Once identified, this common factor aids in simplifying the expression, as it provides a means to unify the different parts of the polynomial. By focusing on such shared elements, one can more easily manipulate and simplify complex algebraic expressions.

Algebraic expressions are combinations of numbers, variables, and mathematical operations such as addition, subtraction, multiplication, and division. They are like sentences in the language of mathematics and are used to represent relationships and solve problems.
In this particular exercise, the algebraic expression \(3t(10t+3)^{\frac{1}{3}} + 7(10t+3)^{\frac{4}{3}}\) is composed of two terms. Each term is a product involving constants, the variable \(t\), and an expression raised to a power.

• The expression \(3t(10t+3)^{\frac{1}{3}}\) involves a constant (3), a variable \(t\), and \((10t+3)^{\frac{1/3}}\).
• The other term, \(7(10t+3)^{\frac{4/3}}\), consists of the constant 7 and the expression \((10t+3)\) raised to the power of \(\frac{4}{3}\).

Understanding these components is essential for recognizing patterns and performing operations such as factoring. This knowledge also establishes a foundation for more advanced concepts in algebra.

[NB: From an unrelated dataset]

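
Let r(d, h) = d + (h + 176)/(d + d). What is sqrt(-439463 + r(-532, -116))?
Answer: I*sqrt(31132290210)/266 ≈ 663.32*I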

Simplifying expressions involves reducing them to their simplest form without changing their value or meaning. This process is crucial in algebra as it makes expressions easier to work with and understand.
In the exercise, after factoring out the common factor \((10t+3)^{\frac{1}{3}}\), the remaining expression inside the parentheses, \(3t + 7(10t+3)\), needs simplifying. This step involves distributing the term 7 into \(10t + 3\) to get \(70t + 21\).
Next, combine like terms—those terms that share the same variable part. Here, this means adding \(3t\) and \(70t\) together to get \(73t\). The expression inside the parentheses finally becomes \(73t + 21\).

• Simplification removes redundancies and clarifies the structure of an expression.
• It highlights important relationships or characteristics that may not be obvious initially.

This process transforms complex-looking expressions into a more manageable form that can be easily interpreted and further analyzed or resolved.